I don't know why there seems to be something more that I want. I mean can't I just be content with what I have? Apparently not, as I am not content at this point in my life. The thing that bothers me about this, is that I want to be content. I'd love to be at a place in my life where I knew that for the next 20 - 30 years I had a plan of what I was going to do in that time.

Following God is hard some days. There I said it. I know there are some people who would counsel me by saying, "You have the Spirit of the living God inside you. You should know each and every day what your next step is." And perhaps that is true, maybe I'm just not being spiritual enough, but many days, I spend wondering what the next step is, even after praying. It seems that a lot of times God is just being quiet.

Rocky (Sylvester Stallone) said it best in the final Rocky movie, when he told his son, "Let me tell you something you already know. The world ain't all sunshine and rainbows. It is a very mean and nasty place and it will beat yo to your knees and keep you there permanently if you let it."

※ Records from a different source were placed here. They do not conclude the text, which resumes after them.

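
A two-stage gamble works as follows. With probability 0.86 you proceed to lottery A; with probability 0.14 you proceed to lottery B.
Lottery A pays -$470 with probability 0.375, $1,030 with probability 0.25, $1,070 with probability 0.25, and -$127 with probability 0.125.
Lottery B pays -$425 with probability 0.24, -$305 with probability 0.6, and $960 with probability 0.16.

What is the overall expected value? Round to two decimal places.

EV(A) = 0.375 × (-470) + 0.25 × 1030 + 0.25 × 1070 + 0.125 × (-127) = -176.25 + 257.5 + 267.5 − 15.875 = 332.875
EV(B) = 0.24 × (-425) + 0.6 × (-305) + 0.16 × 960 = -102 − 183 + 153.6 = -131.4
Overall = 0.86 × 332.875 + 0.14 × (-131.4) = 286.2725 − 18.396 = 267.8765

$267.88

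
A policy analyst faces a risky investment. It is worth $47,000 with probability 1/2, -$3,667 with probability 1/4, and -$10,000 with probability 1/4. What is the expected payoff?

EV = 1/2 × 47000 + 1/4 × (-3667) + 1/4 × (-10000) = 23500 − 916.75 − 2500 = 20083.25

$20,083.25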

This is something I know, and yet I find myself where his son was in the movie; blaming other things for the way that he himself was feeling. For me, it's the economy, my place in God's Kingdom or some days just a plain old why? This is the part of me that becomes melancholy and wants to withdraw from society and that I know is wrong. So I stand against the enemy and his attacks against my soul, and yet wonder if all of my questioning are really just attacks, or if there is some truth behind some of my questions.

Part of this could just be the changes that are taking place in my home, what with the graduation of my son and him soon going off to continue his life's journey which will lead him away from home. My daughter is soon to have more freedom afforded to her as she gets a car and her driver's licence. My babies are growing up, and they no longer need me for the things that they used to, and that in itself is probably part of my problem, that feeling of insignificance. Which leads back to the question what is my life for anyway?

The definition of insignificant is: lacking meaning or importance, not worth considering, lacking influence. Am I just afraid that I am becoming insignificant in my life? That the roles I am playing at this point in my life are having less impact on the world around me? What is in this Lord? Why does this bother me, and what are You trying to show me through this revelation? Could it be that because my impact on the world is now changing to a different area that it is causing this feeling of insignificance? That could be a possibility, I'll have to pray through that a little bit more today.

So as you can see, life for old Dave isn't always sunshine and roses, and that doesn't mean that I can't ask questions about myself either. I think one of the best ways to find out where you are, is to ask yourself hard questions and to seek the answers with the Father in prayer. What I don't want to do is find myself at a point in my life where I am doing the same old thing, never even taking the time to ask if I'm doing the right thing. Well there's that, get 'em up folks, let's go out and whip something for the Kingdom today!